What is 245(i)?
245(i) is a provision in the Legal Immigration Family Equity Act (LIFE Act) which allows certain individuals who are present in the United States who would not normally qualify, to obtain a green card (permanent residence) regardless of:
- The manner they entered the United States
- Working in the United States without authorization
- Failing to continuously maintain lawful status since entry.
This would allow undocumented immigrants who did not enter without a visa, worked in the United States without authorization, or overstayed their visa, to obtain a green card if they meet the following requirements:
- Had a properly-filed and approvable immigrant petition (Form I-130 or I-140) or application for labor certification (Form ETA-750) filed on or before April 30, 2001;
- If petition or application was filed between January 15, 1998 and April 30, 2001, applicant must have been physically present in the United States on December 21, 2000;
- Currently the beneficiary of a qualifying immigrant petition (this could be the original petition or one filed after);
- Have a visa immediately; and
- Are admissible to the United States.
How can it help undocumented individuals without a green card?

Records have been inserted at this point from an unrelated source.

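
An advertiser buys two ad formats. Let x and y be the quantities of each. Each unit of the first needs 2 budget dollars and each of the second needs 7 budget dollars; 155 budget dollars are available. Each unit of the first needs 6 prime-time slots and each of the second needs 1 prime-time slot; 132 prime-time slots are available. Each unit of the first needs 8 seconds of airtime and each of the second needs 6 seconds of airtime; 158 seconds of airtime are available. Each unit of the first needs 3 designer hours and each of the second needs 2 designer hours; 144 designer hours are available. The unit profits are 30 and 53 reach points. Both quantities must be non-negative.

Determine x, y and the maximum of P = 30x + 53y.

x = 4, y = 21, maximum P = 1233

Extreme points and P = 30x + 53y:
  (0, 0) → P = 0
  (0, 155/7) → P = 8215/7
  (79/4, 0) → P = 1185/2
  (4, 21) → P = 1233

The binding constraints are 2x + 7y = 155 and 8x + 6y = 158.
Solving simultaneously gives x = 4, y = 21.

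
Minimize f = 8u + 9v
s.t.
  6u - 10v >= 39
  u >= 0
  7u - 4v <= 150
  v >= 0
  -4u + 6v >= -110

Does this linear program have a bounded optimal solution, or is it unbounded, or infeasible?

Corner points and f = 8u + 9v:
  (672/23, 627/46) → f = 16395/46
  (13/2, 0) → f = 52
  (150/7, 0) → f = 1200/7
The feasible region has finitely many vertices and no improving ray; the minimum is 52 at (13/2, 0).

bounded optimum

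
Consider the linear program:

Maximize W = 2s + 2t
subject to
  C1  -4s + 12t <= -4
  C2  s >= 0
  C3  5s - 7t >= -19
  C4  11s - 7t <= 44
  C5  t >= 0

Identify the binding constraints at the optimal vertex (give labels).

C1 and C4

Vertices and W = 2s + 2t:
  (125/26, 33/26) → W = 158/13
  (1, 0) → W = 2
  (4, 0) → W = 8

The maximum is at (125/26, 33/26). Substituting into each constraint, equality holds for C1 and C4; the remaining constraints have slack.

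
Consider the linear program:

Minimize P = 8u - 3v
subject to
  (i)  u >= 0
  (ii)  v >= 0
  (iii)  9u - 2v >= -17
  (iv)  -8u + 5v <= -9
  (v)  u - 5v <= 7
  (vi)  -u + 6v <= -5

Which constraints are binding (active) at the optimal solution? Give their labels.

Vertices and P = 8u - 3v:
  (7, 0) → P = 56
  (5, 0) → P = 40
  (17, 2) → P = 130

The minimum is at (5, 0). Substituting into each constraint, equality holds for (ii) and (vi); the remaining constraints have slack.

(ii) and (vi)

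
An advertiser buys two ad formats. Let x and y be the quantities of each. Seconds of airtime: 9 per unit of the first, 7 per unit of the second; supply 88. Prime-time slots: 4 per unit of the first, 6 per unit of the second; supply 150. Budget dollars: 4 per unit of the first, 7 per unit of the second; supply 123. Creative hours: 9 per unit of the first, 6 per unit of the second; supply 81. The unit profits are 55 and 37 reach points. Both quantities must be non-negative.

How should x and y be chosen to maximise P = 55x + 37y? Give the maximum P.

x = 13/3, y = 7, maximum P = 1492/3

Corner points and P = 55x + 37y:
  (0, 0) → P = 0
  (0, 88/7) → P = 3256/7
  (9, 0) → P = 495
  (13/3, 7) → P = 1492/3

The binding constraints are 9x + 7y = 88 and 9x + 6y = 81.
Solving simultaneously gives x = 13/3, y = 7.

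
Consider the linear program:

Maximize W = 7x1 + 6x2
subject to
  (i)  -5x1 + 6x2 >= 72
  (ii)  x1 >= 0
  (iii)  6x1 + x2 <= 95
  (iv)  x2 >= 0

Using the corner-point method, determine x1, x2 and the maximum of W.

Corner points and W = 7x1 + 6x2:
  (0, 12) → W = 72
  (498/41, 907/41) → W = 8928/41
  (0, 95) → W = 570

At the optimal vertex, x1 = 0 and 6x1 + x2 = 95.
Solving simultaneously gives x1 = 0, x2 = 95.

x1 = 0, x2 = 95, maximum W = 570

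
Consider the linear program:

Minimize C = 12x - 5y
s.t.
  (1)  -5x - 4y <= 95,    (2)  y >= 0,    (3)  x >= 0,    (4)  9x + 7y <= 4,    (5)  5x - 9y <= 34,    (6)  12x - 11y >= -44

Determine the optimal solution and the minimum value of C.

Feasible corners and C = 12x - 5y:
  (0, 0) → C = 0
  (4/9, 0) → C = 16/3
  (0, 4/7) → C = -20/7

The binding constraints are x = 0 and 9x + 7y = 4.
Solving simultaneously gives x = 0, y = 4/7.

x = 0, y = 4/7, minimum C = -20/7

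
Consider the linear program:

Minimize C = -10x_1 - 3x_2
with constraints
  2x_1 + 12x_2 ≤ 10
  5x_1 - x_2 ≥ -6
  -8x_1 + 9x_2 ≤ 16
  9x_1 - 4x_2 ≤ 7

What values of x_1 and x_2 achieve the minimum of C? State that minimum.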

To qualify for a green card, the applicant must file Form I-485, Application to Register Permanent Residence or Adjust Status. You must also file Form I-485, Supplement A, with fees at the same time unless you meet an exception. Click here for more information from the U.S. Citizenship and Immigration Services.
Many persons mistakenly believe that 245(i) constitutes amnesty, i.e., forgiveness of unlawful presence or other breaches of status. On the contrary, unlawful presence continues to accrue until an application for adjustment of status is filed (which stops accrual of unlawful presence). It is important to note that 245(i) does not protect an individual from deportation nor does having a grandfathered petition or application for labor certification place an individual in a period of stay (free from removal proceedings) authorized by the Secretary of Homeland Security. If you believe you qualify for this relief, we recommend seeking the advice of an experienced attorney.